Aslına bakılırsa Libya'da alınan ve telefonda Erdoğan ile Obama'nın andığı anlaşılan iki BM kararı, hiç de işgal ya da askeri müdahale kararları değillerdi. Kararlar sivillere zarar verilmesini engelleme görevini dile getiriyor, asker çıkarılmasına karşı çıkıyor, hedefin "rejim değişikliği" olmasını ise kesinlikle men ediyordu.

Ama sonuçta, bunların hepsi yaşandı, yaşanıyor. Zaten tam da bu niteliği sebebiyle, BM'nin bu tip kararları birer "savaş kararı". BM'den alınan "uçuşa yasak bölge" kararı, içeriği ne kadar "hayır" dese bile, söz konusu ülkenin işgali için emperyalizm açısından büyük bir meşruiyet zemini sağlıyor.

Daha önemli örnek: Irak
Suriye örneğine daha benzer bir "uçuşa yasak bölge" örneği ise, 1. Körfez Savaşı. ABD 1991 yılında Irak'ı işgal ettikten sonra, Kuzey Irak'taki bazı Kürt aşiretleri ABD'yle birlikte saf tuttular. Saddam birlikleriyle çatışmalar kızıştıkça, yüz binlerce kişi Türkiye sınırına yığıldı. Bunun üzerine Birleşmiş Milletler Irak'ın kuzeyini "uçuşa yasak bölge" ilan etmişti.

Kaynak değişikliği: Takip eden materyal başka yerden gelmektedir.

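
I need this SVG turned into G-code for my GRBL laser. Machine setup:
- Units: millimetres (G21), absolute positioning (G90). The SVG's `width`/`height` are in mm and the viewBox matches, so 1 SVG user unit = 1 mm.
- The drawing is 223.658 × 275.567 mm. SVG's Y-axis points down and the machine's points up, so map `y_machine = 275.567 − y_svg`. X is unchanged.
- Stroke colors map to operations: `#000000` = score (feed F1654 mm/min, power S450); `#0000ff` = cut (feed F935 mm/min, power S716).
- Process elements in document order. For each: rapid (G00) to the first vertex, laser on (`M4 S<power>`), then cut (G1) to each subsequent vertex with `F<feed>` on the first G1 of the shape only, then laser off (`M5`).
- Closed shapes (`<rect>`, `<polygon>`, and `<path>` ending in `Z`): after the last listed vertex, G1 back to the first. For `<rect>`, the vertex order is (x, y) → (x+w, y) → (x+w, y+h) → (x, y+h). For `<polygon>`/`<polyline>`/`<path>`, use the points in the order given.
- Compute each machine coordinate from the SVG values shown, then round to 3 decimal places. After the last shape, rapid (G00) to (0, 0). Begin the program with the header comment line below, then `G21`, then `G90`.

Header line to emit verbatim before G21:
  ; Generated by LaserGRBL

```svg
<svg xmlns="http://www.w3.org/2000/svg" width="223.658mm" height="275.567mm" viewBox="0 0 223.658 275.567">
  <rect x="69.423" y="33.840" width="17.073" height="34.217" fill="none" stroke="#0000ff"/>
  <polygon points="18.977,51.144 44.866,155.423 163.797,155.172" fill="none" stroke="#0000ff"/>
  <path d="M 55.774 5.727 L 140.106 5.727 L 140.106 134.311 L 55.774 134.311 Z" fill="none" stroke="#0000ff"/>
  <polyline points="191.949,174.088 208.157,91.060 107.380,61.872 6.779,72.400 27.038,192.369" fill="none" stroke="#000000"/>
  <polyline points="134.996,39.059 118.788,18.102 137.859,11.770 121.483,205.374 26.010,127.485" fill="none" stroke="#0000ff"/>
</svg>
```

; Generated by LaserGRBL
G21
G90
G00 X69.423 Y241.727
M4 S716
G1 X86.496 Y241.727 F935
G1 X86.496 Y207.510
G1 X69.423 Y207.510
G1 X69.423 Y241.727
M5
G00 X18.977 Y224.423
M4 S716
G1 X44.866 Y120.144 F935
G1 X163.797 Y120.395
G1 X18.977 Y224.423
M5
G00 X55.774 Y269.840
M4 S716
G1 X140.106 Y269.840 F935
G1 X140.106 Y141.256
G1 X55.774 Y141.256
G1 X55.774 Y269.840
M5
G00 X191.949 Y101.479
M4 S450
G1 X208.157 Y184.507 F1654
G1 X107.380 Y213.695
G1 X6.779 Y203.167
G1 X27.038 Y83.198
M5
G00 X134.996 Y236.508
M4 S716
G1 X118.788 Y257.465 F935
G1 X137.859 Y263.797
G1 X121.483 Y70.193
G1 X26.010 Y148.082
M5
G00 X0.000 Y0.000

Since the viewBox matches the mm dimensions, user units are millimetres directly. The only transform is the Y-flip y_m = 275.567 − y_svg.

Shape 1 is a rectangle drawn with `<rect>`. Its stroke #0000ff means cut at S716, F935. After flipping Y the toolpath is (69.423,241.727) → (86.496,241.727) → (86.496,207.510) → (69.423,207.510) → (69.423,241.727), returning to the start.

Shape 2 is a closed polygon drawn with `<polygon>`. Its stroke #0000ff means cut at S716, F935. After flipping Y the toolpath is (18.977,224.423) → (44.866,120.144) → (163.797,120.395) → (18.977,224.423), returning to the start.

Shape 3 is a rectangle drawn with `<path>`. Its stroke #0000ff means cut at S716, F935. After flipping Y the toolpath is (55.774,269.840) → (140.106,269.840) → (140.106,141.256) → (55.774,141.256) → (55.774,269.840), returning to the start.

Shape 4 is a open polyline drawn with `<polyline>`. Its stroke #000000 means score at S450, F1654. After flipping Y the toolpath is (191.949,101.479) → (208.157,184.507) → (107.380,213.695) → (6.779,203.167) → (27.038,83.198).

Shape 5 is a open polyline drawn with `<polyline>`. Its stroke #0000ff means cut at S716, F935. After flipping Y the toolpath is (134.996,236.508) → (118.788,257.465) → (137.859,263.797) → (121.483,70.193) → (26.010,148.082).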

Bu karar, Irak işgalinde kritik öneme sahip oldu. Suriye'de de benzer bir durumun yaşanıp yaşanmayacağı bilinmiyor. Rusya ve Çin, Libya benzeri bir kararı BM Güvenlik Konseyi'nde veto edeceklerini şimdiden açıkladılar. Fakat Türkiye sınırına bir göç dalgası ardından "insani" sebeplerle ülkede tam ya da kısmi uçuşa yasak bölge kararında ne diyeceklerini tam olarak kestirmek mümkün değil.

Türkiye, Suriye'ye müdahale konusunda şimdiye kadar az örneği görülmüş bir inisiyatif almış durumda. Savaşın medya ayağı da her gün yeni provokatif haberlerle örülüyor. Halk, Suriye'ye müdahaleye psikolojik olarak hazırlanıyor. AKP hükümetinin Suriye'ye müdahalede en fazla yaslandığı Müslüman Kardeşler çizgisine yakın duran İHH Vakfı, şimdi de "Suriye halkı acil yardım bekliyor" başlıklı bir kampanya başlattı.

Türkiye'de savaş karşıtı hareketin halen durumun farkına varamamış olması, Irak işgali gibi önceki örneklerle kıyaslandığında, büyük bir handikap olarak değerlendirilebilir.